4.2Le 17 juillet, l’auteur a demandé la protection internationale en présentant une déclaration signée par lui-même, un interprète et son avocat. Dans cette déclaration, l’auteur : a) n’a jamais dit être mineur ; b) a reconnu avoir pour date de naissance le 1er janvier 1996 (c’est-à-dire être âgé de 21 ans au moment de son arrivée en Espagne) ; c) a répondu, lorsqu’on lui a demandé pour quel motif il demandait l’asile, qu’il craignait pour sa vie parce que la deuxième femme de son père avait essayé de l’empoisonner.

4.3Le 21 juillet, la demande d’asile de l’auteur a été rejetée ; l’auteur a fait appel le 21 juillet et la demande a de nouveau été rejetée le 26 juillet. Dans son recours, l’auteur n’a pas non plus dit être mineur. Toujours le 21 juillet, l’auteur a également présenté, par l’intermédiaire d’avocats de son choix, une simple photocopie de ce qu’il a dit être une copie de son acte de naissance, en demandant à être confié aux autorités de protection de l’enfance. L’État partie fait valoir qu’il n’existe aucun document prouvant que cet acte de naissance est celui de l’auteur, car il ne l’avait pas en sa possession au moment de son arrestation et il ne comporte pas de données biométriques. Il existe donc des doutes sur l’authenticité des documents présentés (qui ont, de plus, été présentés sous forme de simples copies), d’autant plus qu’ils sont en contradiction avec les actes de l’auteur lui‑même à son arrivée en Espagne, puisque non seulement il n’a jamais dit être mineur, mais il a signé une demande d’asile sur laquelle figurait une autre date de naissance.

4.4L’État partie affirme qu’au moment de la présentation de ses observations, il ne sait pas où se trouve l’auteur, et procède donc à la levée des mesures provisoires qui avaient été prises.

Motifs d’irrecevabilité

4.5L’État partie soutient que la communication est irrecevable ratione personae parce que l’auteur est majeur. Il maintient que l’auteur est majeur car :

a)Il n’a pas présenté de documents d’identité officiels comportant des données biométriques vérifiables (les documents qu’il a présentés ne comportent ni photographie ni empreintes digitales permettant de vérifier s’ils appartiennent bien à la personne qui présente la photocopie ou s’ils appartiennent à une autre personne) ;

b)Il a l’apparence d’un adulte, comme le montrent les photographies qui ont été prises au moment de son arrestation ;

c)Il n’a dit être mineur à aucun moment, que ce soit à son arrivée en Espagne, lorsqu’il a été interrogé ou à son arrivée au centre pour étranger (il ne l’a fait que lorsqu’il a été conseillé par les avocats qui le représentent dans le cadre de la présente communication).

4.6De même, les documents présentés par l’auteur sur la base d’une déclaration unilatérale ne peuvent attester sa majorité puisqu’il s’agit de simples photocopies ne contenant pas de données biométriques.
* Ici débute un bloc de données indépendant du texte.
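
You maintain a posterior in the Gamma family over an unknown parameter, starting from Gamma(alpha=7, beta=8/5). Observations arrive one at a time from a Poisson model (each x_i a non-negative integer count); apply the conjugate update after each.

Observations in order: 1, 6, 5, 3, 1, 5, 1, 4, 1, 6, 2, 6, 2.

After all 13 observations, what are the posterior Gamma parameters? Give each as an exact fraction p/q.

alpha=50, beta=73/5

obs 1: x=1 → posterior Gamma(8, 13/5)
obs 2: x=6 → posterior Gamma(14, 18/5)
obs 3: x=5 → posterior Gamma(19, 23/5)
obs 4: x=3 → posterior Gamma(22, 28/5)
obs 5: x=1 → posterior Gamma(23, 33/5)
obs 6: x=5 → posterior Gamma(28, 38/5)
obs 7: x=1 → posterior Gamma(29, 43/5)
obs 8: x=4 → posterior Gamma(33, 48/5)
obs 9: x=1 → posterior Gamma(34, 53/5)
obs 10: x=6 → posterior Gamma(40, 58/5)
obs 11: x=2 → posterior Gamma(42, 63/5)
obs 12: x=6 → posterior Gamma(48, 68/5)
obs 13: x=2 → posterior Gamma(50, 73/5)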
Selon l’État partie, déclarer la communication recevable en l’absence de preuves objectives de la majorité de l’auteur « servirait uniquement les intérêts des mafias impliquées dans le trafic de migrants en situation irrégulière », auxquelles l’auteur a versé de l’argent, et qui « recommandent aux migrants de partir sans documents d’identité et de se dire mineurs ».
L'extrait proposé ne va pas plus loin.